My past two blogs have looked at the December 13, 2017 draft legislation that amends and expands the tax on split income (“TOSI”) rules. In my last blog I outlined some of the special rules that apply (in the context of TOSI) to income and gains on property that is acquired as a consequence of death.
A further special rule relates specifically to spouses. If an amount qualifies as an “excluded amount” it is not included in an individual’s “split income” and accordingly is not subject to TOSI. Proposed paragraph 120.4(1.1)(c)(ii) of the Income Tax Act contains a relieving provision where an individual’s spouse or common-law partner dies. The rule provides that if an individual has income or a gain in a year and it would have been an excluded amount if it was included in the income of the individual’s deceased spouse or common-law partner, then it is deemed to be an excluded amount in the hands of the surviving spouse or common-law partner.
For example, assume spouse A is 30 years of age and holds shares of a private company. Spouse A has been actively involved in the business on a regular, continuous and substantial basis for the past 6 years, such that the business is an “excluded business” of spouse A. The income from those shares, or taxable capital gain from the disposition of those shares, is therefore an excluded amount for spouse A (see paragraph (e)(ii) of the new definition of “excluded amount”). Assume further that spouse A dies and she leaves the shares to her partner, spouse B. Provided spouse A and spouse B were spouses or common-law partners immediately before spouse A died, the rule above provides that the income from those shares, and any taxable capital gain from the disposition of those shares, will be an excluded amount in the hands of spouse B.

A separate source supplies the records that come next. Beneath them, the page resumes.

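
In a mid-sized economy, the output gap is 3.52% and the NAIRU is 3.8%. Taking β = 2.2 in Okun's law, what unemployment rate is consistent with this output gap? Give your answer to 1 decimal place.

From Okun's law, u - u* = -(output gap)/β = -(3.52)/2.2 = -1.6 points.
So u = 3.8 - 1.6 = 2.2%.

2.2%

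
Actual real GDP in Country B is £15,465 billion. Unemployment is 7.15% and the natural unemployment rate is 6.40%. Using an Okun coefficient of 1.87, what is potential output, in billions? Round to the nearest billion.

Unemployment gap = 7.15 - 6.4 = 0.75 points, so output gap = -1.87 × 0.75 = -1.4025%.
Since Y = Y* × (1 + gap/100), Y* = 15465/0.985975 ≈ 15685 billion.

£15,685 billion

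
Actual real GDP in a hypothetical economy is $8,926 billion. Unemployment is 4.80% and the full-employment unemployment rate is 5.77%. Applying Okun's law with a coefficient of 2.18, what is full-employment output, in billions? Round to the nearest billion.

Unemployment gap = 4.8 - 5.77 = -0.97 points, so output gap = -2.18 × (-0.97) = 2.1146%.
Since Y = Y* × (1 + gap/100), Y* = 8926/1.021146 ≈ 8741 billion.

$8,741 billion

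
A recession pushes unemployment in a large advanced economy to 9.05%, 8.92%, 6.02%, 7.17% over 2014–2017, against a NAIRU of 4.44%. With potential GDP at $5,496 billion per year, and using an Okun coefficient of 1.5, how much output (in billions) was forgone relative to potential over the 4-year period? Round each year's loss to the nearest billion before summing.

$1,104 billion

Year 2014: gap = -1.5 × (9.05 - 4.44) = -6.915%, loss ≈ 5496 × 6.915/100 ≈ 380.
Year 2015: gap = -1.5 × (8.92 - 4.44) = -6.72%, loss ≈ 5496 × 6.72/100 ≈ 369.
Year 2016: gap = -1.5 × (6.02 - 4.44) = -2.37%, loss ≈ 5496 × 2.37/100 ≈ 130.
Year 2017: gap = -1.5 × (7.17 - 4.44) = -4.095%, loss ≈ 5496 × 4.095/100 ≈ 225.
Total lost output = 380 + 369 + 130 + 225 = 1104 billion.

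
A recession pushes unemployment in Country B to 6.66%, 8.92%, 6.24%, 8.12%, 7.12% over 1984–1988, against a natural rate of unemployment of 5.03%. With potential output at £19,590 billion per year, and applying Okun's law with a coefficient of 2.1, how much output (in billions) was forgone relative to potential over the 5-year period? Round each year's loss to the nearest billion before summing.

Year 1984: gap = -2.1 × (6.66 - 5.03) = -3.423%, loss ≈ 19590 × 3.423/100 ≈ 671.
Year 1985: gap = -2.1 × (8.92 - 5.03) = -8.169%, loss ≈ 19590 × 8.169/100 ≈ 1600.
Year 1986: gap = -2.1 × (6.24 - 5.03) = -2.541%, loss ≈ 19590 × 2.541/100 ≈ 498.
Year 1987: gap = -2.1 × (8.12 - 5.03) = -6.489%, loss ≈ 19590 × 6.489/100 ≈ 1271.
Year 1988: gap = -2.1 × (7.12 - 5.03) = -4.389%, loss ≈ 19590 × 4.389/100 ≈ 860.
Total lost output = 671 + 1600 + 498 + 1271 + 860 = 4900 billion.

£4,900 billion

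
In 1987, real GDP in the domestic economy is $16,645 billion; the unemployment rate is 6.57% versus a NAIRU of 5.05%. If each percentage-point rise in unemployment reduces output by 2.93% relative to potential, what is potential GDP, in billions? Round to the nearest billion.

Unemployment gap = 6.57 - 5.05 = 1.52 points, so output gap = -2.93 × 1.52 = -4.4536%.
Since Y = Y* × (1 + gap/100), Y* = 16645/0.955464 ≈ 17421 billion.

$17,421 billion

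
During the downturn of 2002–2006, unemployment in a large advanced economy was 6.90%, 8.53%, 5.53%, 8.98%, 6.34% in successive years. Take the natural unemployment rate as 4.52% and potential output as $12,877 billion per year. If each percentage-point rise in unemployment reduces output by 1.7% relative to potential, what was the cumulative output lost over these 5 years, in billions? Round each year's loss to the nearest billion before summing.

$2,994 billion

Year 2002: gap = -1.7 × (6.9 - 4.52) = -4.046%, loss ≈ 12877 × 4.046/100 ≈ 521.
Year 2003: gap = -1.7 × (8.53 - 4.52) = -6.817%, loss ≈ 12877 × 6.817/100 ≈ 878.
Year 2004: gap = -1.7 × (5.53 - 4.52) = -1.717%, loss ≈ 12877 × 1.717/100 ≈ 221.
Year 2005: gap = -1.7 × (8.98 - 4.52) = -7.582%, loss ≈ 12877 × 7.582/100 ≈ 976.
Year 2006: gap = -1.7 × (6.34 - 4.52) = -3.094%, loss ≈ 12877 × 3.094/100 ≈ 398.
Total lost output = 521 + 878 + 221 + 976 + 398 = 2994 billion.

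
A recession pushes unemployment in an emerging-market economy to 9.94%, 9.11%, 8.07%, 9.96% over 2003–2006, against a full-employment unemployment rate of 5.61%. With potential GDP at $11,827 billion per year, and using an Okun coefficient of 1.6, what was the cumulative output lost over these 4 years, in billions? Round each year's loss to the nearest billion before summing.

$2,770 billion

Year 2003: gap = -1.6 × (9.94 - 5.61) = -6.928%, loss ≈ 11827 × 6.928/100 ≈ 819.
Year 2004: gap = -1.6 × (9.11 - 5.61) = -5.6%, loss ≈ 11827 × 5.6/100 ≈ 662.
Year 2005: gap = -1.6 × (8.07 - 5.61) = -3.936%, loss ≈ 11827 × 3.936/100 ≈ 466.
Year 2006: gap = -1.6 × (9.96 - 5.61) = -6.96%, loss ≈ 11827 × 6.96/100 ≈ 823.
Total lost output = 819 + 662 + 466 + 823 = 2770 billion.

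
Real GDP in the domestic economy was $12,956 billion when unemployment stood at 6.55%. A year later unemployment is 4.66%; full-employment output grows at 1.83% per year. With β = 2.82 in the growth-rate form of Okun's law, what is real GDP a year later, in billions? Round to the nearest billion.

Δu = 4.66 - 6.55 = -1.89 points.
Okun's law (growth form): g_Y = g_Y* - β × Δu = 1.83 - 2.82 × (-1.89) = 1.83 + 5.3298 = 7.1598%.
Real GDP in the next year = 12956 × (1 + 7.1598/100) = 12956 × 1.071598 ≈ 13884 billion.

$13,884 billion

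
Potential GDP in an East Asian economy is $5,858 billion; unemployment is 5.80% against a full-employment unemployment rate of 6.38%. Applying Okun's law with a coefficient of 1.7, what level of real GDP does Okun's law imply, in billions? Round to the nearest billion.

$5,916 billion

Unemployment gap = 5.8 - 6.38 = -0.58 points, so the output gap is -1.7 × (-0.58) = 0.986%.
Actual GDP = 5858 × (1 + 0.986/100) = 5858 × 1.00986 ≈ 5916 billion.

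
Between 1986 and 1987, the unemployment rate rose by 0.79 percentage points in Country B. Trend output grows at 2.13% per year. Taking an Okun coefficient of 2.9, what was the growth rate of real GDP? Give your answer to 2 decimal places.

Growth-rate Okun's law: g_Y = g_Y* - β × Δu.
g_Y = 2.13 - 2.9 × (0.79) = 2.13 - 2.291 = -0.161%, i.e. -0.16% to 2 d.p.

-0.16%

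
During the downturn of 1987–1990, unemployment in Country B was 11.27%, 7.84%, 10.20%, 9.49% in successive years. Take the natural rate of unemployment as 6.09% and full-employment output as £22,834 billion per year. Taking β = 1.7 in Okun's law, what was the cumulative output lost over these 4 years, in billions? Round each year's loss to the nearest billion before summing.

£5,605 billion

Year 1987: gap = -1.7 × (11.27 - 6.09) = -8.806%, loss ≈ 22834 × 8.806/100 ≈ 2011.
Year 1988: gap = -1.7 × (7.84 - 6.09) = -2.975%, loss ≈ 22834 × 2.975/100 ≈ 679.
Year 1989: gap = -1.7 × (10.2 - 6.09) = -6.987%, loss ≈ 22834 × 6.987/100 ≈ 1595.
Year 1990: gap = -1.7 × (9.49 - 6.09) = -5.78%, loss ≈ 22834 × 5.78/100 ≈ 1320.
Total lost output = 2011 + 679 + 1595 + 1320 = 5605 billion.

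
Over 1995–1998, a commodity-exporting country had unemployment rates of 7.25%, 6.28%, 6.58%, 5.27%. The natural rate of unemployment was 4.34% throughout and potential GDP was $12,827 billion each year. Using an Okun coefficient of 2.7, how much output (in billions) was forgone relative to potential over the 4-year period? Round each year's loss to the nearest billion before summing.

$2,778 billion

Year 1995: gap = -2.7 × (7.25 - 4.34) = -7.857%, loss ≈ 12827 × 7.857/100 ≈ 1008.
Year 1996: gap = -2.7 × (6.28 - 4.34) = -5.238%, loss ≈ 12827 × 5.238/100 ≈ 672.
Year 1997: gap = -2.7 × (6.58 - 4.34) = -6.048%, loss ≈ 12827 × 6.048/100 ≈ 776.
Year 1998: gap = -2.7 × (5.27 - 4.34) = -2.511%, loss ≈ 12827 × 2.511/100 ≈ 322.
Total lost output = 1008 + 672 + 776 + 322 = 2778 billion.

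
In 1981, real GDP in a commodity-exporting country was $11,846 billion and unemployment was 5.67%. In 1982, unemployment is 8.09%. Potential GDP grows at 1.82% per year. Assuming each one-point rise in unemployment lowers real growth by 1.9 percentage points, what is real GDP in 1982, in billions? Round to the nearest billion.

Δu = 8.09 - 5.67 = 2.42 points.
Okun's law (growth form): g_Y = g_Y* - β × Δu = 1.82 - 1.9 × (2.42) = 1.82 - 4.598 = -2.778%.
Real GDP in the next year = 11846 × (1 - 2.778/100) = 11846 × 0.97222 ≈ 11517 billion.

$11,517 billion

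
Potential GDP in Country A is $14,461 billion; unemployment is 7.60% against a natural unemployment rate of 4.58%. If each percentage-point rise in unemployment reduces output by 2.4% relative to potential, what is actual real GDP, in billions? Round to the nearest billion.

$13,413 billion

Unemployment gap = 7.6 - 4.58 = 3.02 points, so the output gap is -2.4 × 3.02 = -7.248%.
Actual GDP = 14461 × (1 - 7.248/100) = 14461 × 0.92752 ≈ 13413 billion.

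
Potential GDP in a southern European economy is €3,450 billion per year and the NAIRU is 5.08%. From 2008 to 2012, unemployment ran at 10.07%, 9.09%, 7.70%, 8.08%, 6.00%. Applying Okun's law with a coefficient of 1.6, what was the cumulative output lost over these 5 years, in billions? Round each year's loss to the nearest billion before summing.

€858 billion

Year 2008: gap = -1.6 × (10.07 - 5.08) = -7.984%, loss ≈ 3450 × 7.984/100 ≈ 275.
Year 2009: gap = -1.6 × (9.09 - 5.08) = -6.416%, loss ≈ 3450 × 6.416/100 ≈ 221.
Year 2010: gap = -1.6 × (7.7 - 5.08) = -4.192%, loss ≈ 3450 × 4.192/100 ≈ 145.
Year 2011: gap = -1.6 × (8.08 - 5.08) = -4.8%, loss ≈ 3450 × 4.8/100 ≈ 166.
Year 2012: gap = -1.6 × (6 - 5.08) = -1.472%, loss ≈ 3450 × 1.472/100 ≈ 51.
Total lost output = 275 + 221 + 145 + 166 + 51 = 858 billion.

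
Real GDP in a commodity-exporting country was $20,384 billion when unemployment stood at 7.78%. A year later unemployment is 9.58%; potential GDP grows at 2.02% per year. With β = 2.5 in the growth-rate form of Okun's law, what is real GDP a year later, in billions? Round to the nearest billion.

$19,878 billion

Δu = 9.58 - 7.78 = 1.8 points.
Okun's law (growth form): g_Y = g_Y* - β × Δu = 2.02 - 2.5 × (1.80) = 2.02 - 4.5 = -2.48%.
Real GDP in the next year = 20384 × (1 - 2.48/100) = 20384 × 0.9752 ≈ 19878 billion.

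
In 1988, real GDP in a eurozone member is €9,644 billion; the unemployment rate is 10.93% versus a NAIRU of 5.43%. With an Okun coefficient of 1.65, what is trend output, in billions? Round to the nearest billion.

Unemployment gap = 10.93 - 5.43 = 5.5 points, so output gap = -1.65 × 5.5 = -9.075%.
Since Y = Y* × (1 + gap/100), Y* = 9644/0.90925 ≈ 10607 billion.

€10,607 billion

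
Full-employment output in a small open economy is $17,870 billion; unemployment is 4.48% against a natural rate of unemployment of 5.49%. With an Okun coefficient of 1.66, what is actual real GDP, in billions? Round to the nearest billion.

Unemployment gap = 4.48 - 5.49 = -1.01 points, so the output gap is -1.66 × (-1.01) = 1.6766%.
Actual GDP = 17870 × (1 + 1.6766/100) = 17870 × 1.016766 ≈ 18170 billion.

$18,170 billion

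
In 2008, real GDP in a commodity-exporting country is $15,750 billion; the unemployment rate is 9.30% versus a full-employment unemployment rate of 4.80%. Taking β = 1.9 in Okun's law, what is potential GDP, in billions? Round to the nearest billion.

$17,223 billion

Unemployment gap = 9.3 - 4.8 = 4.5 points, so output gap = -1.9 × 4.5 = -8.55%.
Since Y = Y* × (1 + gap/100), Y* = 15750/0.9145 ≈ 17223 billion.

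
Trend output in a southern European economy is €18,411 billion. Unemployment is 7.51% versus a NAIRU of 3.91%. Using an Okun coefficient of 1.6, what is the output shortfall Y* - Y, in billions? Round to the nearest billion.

€1,060 billion

Output gap = -1.6 × (7.51 - 3.91) = -1.6 × 3.6 = -5.76%.
Actual GDP ≈ 18411 × 0.9424 ≈ 17351 billion, so the shortfall is 18411 - 17351 = 1060 billion.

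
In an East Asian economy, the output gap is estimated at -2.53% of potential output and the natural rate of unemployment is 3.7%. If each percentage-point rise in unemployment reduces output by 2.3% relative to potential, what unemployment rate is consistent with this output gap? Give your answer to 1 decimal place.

From Okun's law, u - u* = -(output gap)/β = -(-2.53)/2.3 = 1.1 points.
So u = 3.7 + 1.1 = 4.8%.

4.8%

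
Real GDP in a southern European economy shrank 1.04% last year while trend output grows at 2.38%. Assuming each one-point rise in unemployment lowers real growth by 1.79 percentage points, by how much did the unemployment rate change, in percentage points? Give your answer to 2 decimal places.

1.91 percentage points

Growth-rate Okun's law: g_Y = g_Y* - β × Δu, so Δu = (g_Y* - g_Y)/β.
Δu = (2.38 + 1.04)/1.79 = 3.42/1.79 = 1.91 percentage points.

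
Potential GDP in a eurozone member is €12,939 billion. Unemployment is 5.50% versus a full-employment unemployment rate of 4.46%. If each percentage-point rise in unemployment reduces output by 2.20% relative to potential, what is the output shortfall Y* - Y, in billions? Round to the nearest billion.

Output gap = -2.20 × (5.5 - 4.46) = -2.2 × 1.04 = -2.288%.
Actual GDP ≈ 12939 × 0.97712 ≈ 12643 billion, so the shortfall is 12939 - 12643 = 296 billion.

€296 billion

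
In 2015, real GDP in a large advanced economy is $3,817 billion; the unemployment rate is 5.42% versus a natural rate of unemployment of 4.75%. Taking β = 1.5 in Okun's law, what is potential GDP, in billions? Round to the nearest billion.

Unemployment gap = 5.42 - 4.75 = 0.67 points, so output gap = -1.5 × 0.67 = -1.005%.
Since Y = Y* × (1 + gap/100), Y* = 3817/0.98995 ≈ 3856 billion.

$3,856 billion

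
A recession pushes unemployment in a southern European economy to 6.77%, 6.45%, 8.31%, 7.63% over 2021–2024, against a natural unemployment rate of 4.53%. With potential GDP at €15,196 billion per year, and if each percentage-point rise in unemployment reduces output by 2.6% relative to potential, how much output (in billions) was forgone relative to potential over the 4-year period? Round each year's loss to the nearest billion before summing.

€4,362 billion

Year 2021: gap = -2.6 × (6.77 - 4.53) = -5.824%, loss ≈ 15196 × 5.824/100 ≈ 885.
Year 2022: gap = -2.6 × (6.45 - 4.53) = -4.992%, loss ≈ 15196 × 4.992/100 ≈ 759.
Year 2023: gap = -2.6 × (8.31 - 4.53) = -9.828%, loss ≈ 15196 × 9.828/100 ≈ 1493.
Year 2024: gap = -2.6 × (7.63 - 4.53) = -8.06%, loss ≈ 15196 × 8.06/100 ≈ 1225.
Total lost output = 885 + 759 + 1493 + 1225 = 4362 billion.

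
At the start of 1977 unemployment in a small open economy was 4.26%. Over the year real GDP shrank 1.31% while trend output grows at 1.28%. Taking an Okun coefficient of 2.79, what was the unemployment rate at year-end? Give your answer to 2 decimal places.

5.19%

Growth-rate Okun's law: g_Y = g_Y* - β × Δu, so Δu = (g_Y* - g_Y)/β.
Δu = (1.28 + 1.31)/2.79 = 2.59/2.79 = 0.93 percentage points.
Year-end unemployment = 4.26 + 0.93 = 5.19%.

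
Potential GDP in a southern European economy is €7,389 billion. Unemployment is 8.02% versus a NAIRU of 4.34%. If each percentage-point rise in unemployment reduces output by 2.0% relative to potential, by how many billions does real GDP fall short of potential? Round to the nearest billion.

Output gap = -2.0 × (8.02 - 4.34) = -2 × 3.68 = -7.36%.
Actual GDP ≈ 7389 × 0.9264 ≈ 6845 billion, so the shortfall is 7389 - 6845 = 544 billion.

€544 billion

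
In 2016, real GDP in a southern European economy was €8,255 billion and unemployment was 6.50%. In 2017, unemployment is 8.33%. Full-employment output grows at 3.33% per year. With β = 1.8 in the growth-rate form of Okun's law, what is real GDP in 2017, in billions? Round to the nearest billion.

€8,258 billion

Δu = 8.33 - 6.5 = 1.83 points.
Okun's law (growth form): g_Y = g_Y* - β × Δu = 3.33 - 1.8 × (1.83) = 3.33 - 3.294 = 0.036%.
Real GDP in the next year = 8255 × (1 + 0.036/100) = 8255 × 1.00036 ≈ 8258 billion.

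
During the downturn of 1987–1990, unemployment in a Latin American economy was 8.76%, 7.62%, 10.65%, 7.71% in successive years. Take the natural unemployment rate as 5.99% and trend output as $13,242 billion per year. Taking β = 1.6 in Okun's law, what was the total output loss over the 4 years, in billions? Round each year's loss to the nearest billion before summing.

$2,283 billion

Year 1987: gap = -1.6 × (8.76 - 5.99) = -4.432%, loss ≈ 13242 × 4.432/100 ≈ 587.
Year 1988: gap = -1.6 × (7.62 - 5.99) = -2.608%, loss ≈ 13242 × 2.608/100 ≈ 345.
Year 1989: gap = -1.6 × (10.65 - 5.99) = -7.456%, loss ≈ 13242 × 7.456/100 ≈ 987.
Year 1990: gap = -1.6 × (7.71 - 5.99) = -2.752%, loss ≈ 13242 × 2.752/100 ≈ 364.
Total lost output = 587 + 345 + 987 + 364 = 2283 billion.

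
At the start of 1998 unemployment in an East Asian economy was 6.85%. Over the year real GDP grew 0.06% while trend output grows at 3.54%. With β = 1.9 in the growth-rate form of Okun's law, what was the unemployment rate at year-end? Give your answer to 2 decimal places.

Growth-rate Okun's law: g_Y = g_Y* - β × Δu, so Δu = (g_Y* - g_Y)/β.
Δu = (3.54 - 0.06)/1.9 = 3.48/1.9 = 1.83 percentage points.
Year-end unemployment = 6.85 + 1.83 = 8.68%.

8.68%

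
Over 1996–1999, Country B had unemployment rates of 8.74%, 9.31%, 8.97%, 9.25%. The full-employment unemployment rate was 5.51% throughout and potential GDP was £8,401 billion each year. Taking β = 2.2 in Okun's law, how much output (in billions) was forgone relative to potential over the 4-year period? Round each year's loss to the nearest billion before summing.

Year 1996: gap = -2.2 × (8.74 - 5.51) = -7.106%, loss ≈ 8401 × 7.106/100 ≈ 597.
Year 1997: gap = -2.2 × (9.31 - 5.51) = -8.36%, loss ≈ 8401 × 8.36/100 ≈ 702.
Year 1998: gap = -2.2 × (8.97 - 5.51) = -7.612%, loss ≈ 8401 × 7.612/100 ≈ 639.
Year 1999: gap = -2.2 × (9.25 - 5.51) = -8.228%, loss ≈ 8401 × 8.228/100 ≈ 691.
Total lost output = 597 + 702 + 639 + 691 = 2629 billion.

£2,629 billion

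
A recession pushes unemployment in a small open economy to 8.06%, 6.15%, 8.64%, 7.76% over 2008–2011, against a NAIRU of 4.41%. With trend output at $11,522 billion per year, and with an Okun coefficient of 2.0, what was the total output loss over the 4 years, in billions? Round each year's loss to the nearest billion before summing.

Year 2008: gap = -2.0 × (8.06 - 4.41) = -7.3%, loss ≈ 11522 × 7.3/100 ≈ 841.
Year 2009: gap = -2.0 × (6.15 - 4.41) = -3.48%, loss ≈ 11522 × 3.48/100 ≈ 401.
Year 2010: gap = -2.0 × (8.64 - 4.41) = -8.46%, loss ≈ 11522 × 8.46/100 ≈ 975.
Year 2011: gap = -2.0 × (7.76 - 4.41) = -6.7%, loss ≈ 11522 × 6.7/100 ≈ 772.
Total lost output = 841 + 401 + 975 + 772 = 2989 billion.

$2,989 billion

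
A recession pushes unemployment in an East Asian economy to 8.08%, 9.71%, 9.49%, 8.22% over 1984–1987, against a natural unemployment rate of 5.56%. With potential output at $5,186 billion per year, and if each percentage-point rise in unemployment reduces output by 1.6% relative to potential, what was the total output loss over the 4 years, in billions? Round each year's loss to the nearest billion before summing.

Year 1984: gap = -1.6 × (8.08 - 5.56) = -4.032%, loss ≈ 5186 × 4.032/100 ≈ 209.
Year 1985: gap = -1.6 × (9.71 - 5.56) = -6.64%, loss ≈ 5186 × 6.64/100 ≈ 344.
Year 1986: gap = -1.6 × (9.49 - 5.56) = -6.288%, loss ≈ 5186 × 6.288/100 ≈ 326.
Year 1987: gap = -1.6 × (8.22 - 5.56) = -4.256%, loss ≈ 5186 × 4.256/100 ≈ 221.
Total lost output = 209 + 344 + 326 + 221 = 1100 billion.

$1,100 billion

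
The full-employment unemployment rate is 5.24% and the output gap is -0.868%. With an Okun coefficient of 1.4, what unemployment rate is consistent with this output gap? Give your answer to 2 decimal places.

5.86%

From Okun's law, u - u* = -(output gap)/β = -(-0.868)/1.4 = 0.62 points.
So u = 5.24 + 0.62 = 5.86%.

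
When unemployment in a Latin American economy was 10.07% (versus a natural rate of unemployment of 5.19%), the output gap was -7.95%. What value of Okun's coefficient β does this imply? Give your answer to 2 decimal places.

Okun's law: output gap = -β × (u - u*).
-7.95 = -β × (10.07 - 5.19) = -β × 4.88, so β = 7.95/4.88 = 1.63.

β ≈ 1.63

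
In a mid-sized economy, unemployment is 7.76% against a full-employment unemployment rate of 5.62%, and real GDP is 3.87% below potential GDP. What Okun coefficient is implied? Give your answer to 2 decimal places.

β ≈ 1.81

Okun's law: output gap = -β × (u - u*).
-3.87 = -β × (7.76 - 5.62) = -β × 2.14, so β = 3.87/2.14 = 1.81.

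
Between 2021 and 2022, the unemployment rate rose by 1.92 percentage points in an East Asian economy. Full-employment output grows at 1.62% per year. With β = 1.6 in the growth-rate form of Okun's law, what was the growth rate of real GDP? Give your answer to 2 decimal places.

-1.45%

Growth-rate Okun's law: g_Y = g_Y* - β × Δu.
g_Y = 1.62 - 1.6 × (1.92) = 1.62 - 3.072 = -1.452%, i.e. -1.45% to 2 d.p.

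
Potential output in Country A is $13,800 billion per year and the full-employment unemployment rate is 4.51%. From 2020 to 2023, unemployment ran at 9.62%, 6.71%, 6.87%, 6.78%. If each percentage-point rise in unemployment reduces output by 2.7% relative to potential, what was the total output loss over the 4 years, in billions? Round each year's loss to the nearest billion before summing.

$4,449 billion

Year 2020: gap = -2.7 × (9.62 - 4.51) = -13.797%, loss ≈ 13800 × 13.797/100 ≈ 1904.
Year 2021: gap = -2.7 × (6.71 - 4.51) = -5.94%, loss ≈ 13800 × 5.94/100 ≈ 820.
Year 2022: gap = -2.7 × (6.87 - 4.51) = -6.372%, loss ≈ 13800 × 6.372/100 ≈ 879.
Year 2023: gap = -2.7 × (6.78 - 4.51) = -6.129%, loss ≈ 13800 × 6.129/100 ≈ 846.
Total lost output = 1904 + 820 + 879 + 846 = 4449 billion.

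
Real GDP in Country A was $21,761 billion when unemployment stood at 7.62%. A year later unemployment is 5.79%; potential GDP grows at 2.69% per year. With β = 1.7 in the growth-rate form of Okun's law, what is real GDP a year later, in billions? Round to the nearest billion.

Δu = 5.79 - 7.62 = -1.83 points.
Okun's law (growth form): g_Y = g_Y* - β × Δu = 2.69 - 1.7 × (-1.83) = 2.69 + 3.111 = 5.801%.
Real GDP in the next year = 21761 × (1 + 5.801/100) = 21761 × 1.05801 ≈ 23023 billion.

$23,023 billion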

The rule set out above does not contain an age requirement for either the deceased or surviving spouse or common-law partner on its face. However, since an amount will only be deemed to be an excluded amount in the hands of the surviving spouse or common-law partner if it was an excluded amount for the deceased spouse or common-law partner, any age requirements in the definition of excluded amount necessarily apply to the deceased spouse or common-law partner. By contrast, they do not seem to apply to the surviving spouse or common-law partner. For example, if a surviving spouse or common-law partner who is under 25 years of age inherits “excluded shares”, is the income and gain from those shares an excluded amount even though the surviving spouse or common-law partner has not reached the required age? On its face the rule described above does not require the surviving spouse or common-law partner to have attained age 25, but in addition the deeming rules I discussed in my prior blog could also apply to this scenario. Specifically, if the surviving spouse or common-law partner (or any individual who is 18 years or older) acquires excluded shares as a consequence of death, the spouse or common-law partner (or other individual who is 18 years of age or older) is deemed to have attained 24 years of age before that year, thereby meeting the age requirement (see proposed paragraph 120.4(1.1)(b)(iii)).
Of course, I would be remiss if I omitted one very important point this particular February. Go Team Canada !!